Denturists are allowed to practice independently in Idaho, Maine, Montana, Oregon and Washington. In Arizona and Colorado, they can practice with at least limited supervision of a licensed dentist, according to the National Denturist Association.
Pointing to the wall where his license to practice the trade in Maine is mounted, Mr. Anderson said he trained in a program at George Brown College in Toronto.

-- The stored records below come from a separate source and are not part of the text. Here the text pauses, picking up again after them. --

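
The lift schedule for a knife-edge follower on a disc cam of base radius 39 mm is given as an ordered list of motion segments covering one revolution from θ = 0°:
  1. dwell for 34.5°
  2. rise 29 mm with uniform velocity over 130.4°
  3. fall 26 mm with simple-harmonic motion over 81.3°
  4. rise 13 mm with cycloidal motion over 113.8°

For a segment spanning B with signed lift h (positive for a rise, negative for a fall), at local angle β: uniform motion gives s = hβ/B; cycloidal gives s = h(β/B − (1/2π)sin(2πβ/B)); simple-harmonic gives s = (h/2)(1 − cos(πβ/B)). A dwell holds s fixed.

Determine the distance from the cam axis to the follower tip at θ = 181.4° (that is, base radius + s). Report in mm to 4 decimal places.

seg 1 [0°–34.5°] dwell: s stays 0.0000
seg 2 [34.5°–164.9°] uniform, h=29: full span → s += 29 → s = 29.0000
seg 3 [164.9°–246.2°] simple-harmonic, h=-26: θ=181.4° here. β=16.5, B=81.3. -26/2·(1 − cos(π·0.2030)) = -2.5541 → s = 26.4459
radial distance = base radius + s = 39 + 26.4459 = 65.4459

65.4459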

He has continued to practice in Kentucky even though it is illegal because no one complains about the quality of his work, he said, and he has a licensed dentist on staff and in his office several days a week.
“The truth is that we see people dentists don’t because those people are too poor,” said Glen Anderson’s brother, Eric Anderson, 36. “And there’re a lot of these people around here.”
Seated in Glen Anderson’s office, David Caldwell, 53, smiled widely as he stared into a mirror at his first pair of dentures. Mr. Caldwell attributed his dental problems to his smoking habit. He said he quit smoking but still chews tobacco.
“You get in the habit of keeping your mouth shut if you’re in public,” Mr. Caldwell said about the embarrassment of having no teeth.
Now, with his full set of false teeth, he said he could stop talking with his hand in front of his mouth. He could stop tilting his head downward, so people would only see his lower, less damaged teeth.
“I’m a new man, I suppose,” he said with a shy laugh.